Jailed US basketball player: Russia transfers Brittney Griner to the penal camp

American basketball player Brittney Griner's lawyers are concerned.

Jailed US basketball player: Russia transfers Brittney Griner to the penal camp

American basketball player Brittney Griner's lawyers are concerned. As they report, the 32-year-old was transferred to a penal camp by the Russian authorities. Griner was sentenced to nine years in prison for drug smuggling in early August.

US basketball player Brittney Griner, who has been jailed in Russia, has been transferred to a prison camp. This was announced by the lawyers of the 32-year-olds. The two-time Olympic champion was sentenced to nine years in prison for drug smuggling in early August. "We have no information as to their exact whereabouts or ultimate destination," Griner's attorneys said. The basketball player had already been transferred from a detention center on November 4, and now she is "on her way to a penal camp," it said.

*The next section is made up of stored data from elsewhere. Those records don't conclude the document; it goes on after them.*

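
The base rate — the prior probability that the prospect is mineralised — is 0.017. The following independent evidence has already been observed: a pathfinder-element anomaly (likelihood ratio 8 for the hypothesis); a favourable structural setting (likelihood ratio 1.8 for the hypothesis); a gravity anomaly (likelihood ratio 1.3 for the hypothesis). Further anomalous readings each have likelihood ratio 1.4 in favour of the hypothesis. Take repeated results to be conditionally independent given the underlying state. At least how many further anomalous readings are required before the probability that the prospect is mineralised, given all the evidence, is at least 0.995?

Prior odds = 0.017/0.983 = 17/983.
Combined Bayes factor of the evidence already in hand = 8 × 1.8 × 1.3 = 18.72.
Odds after that evidence = (17/983) × 18.72 = 7956/24575.
Target odds = 0.995/0.005 = 199.
Need 1.4ⁿ ≥ 199 ÷ (7956/24575) = 4890425/7956.
1.4¹⁹ ≈597.63 falls short of 4890425/7956 but 1.4²⁰ ≈836.683 reaches it, so n = 20.

20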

The Griner case has long since become a political issue. US Secretary of State Antony Blinken has approached Russia to negotiate an agreement to release Griner. White House press secretary Karin Jean-Pierre reiterated that Russia had received a "substantial offer." Griner has been in jail since February. She was arrested at Moscow's Sheremetyevo Airport for carrying vape cartridges containing cannabis oil in her luggage. Marijuana is banned in Russia, and Griner said she had permission from a US doctor to use medicinal cannabis due to her multiple injuries.

An appeal against the verdict was rejected at the end of October. The US government led by President Joe Biden, which has been campaigning for Griner's release for months, described the court's decision on the rejected appeal as "another legal sham process" and that Griner was being held "wrongly and under unbearable circumstances". Griner had protested in a video link that imprisonment was "very, very stressful and traumatic" and asked the court to reduce the sentence.

Griner's lawyers said after the verdict that their client remained "one of the most severely punished defendants in Russia". Other defendants in similar cases would be given a suspended sentence or a maximum of six years in prison.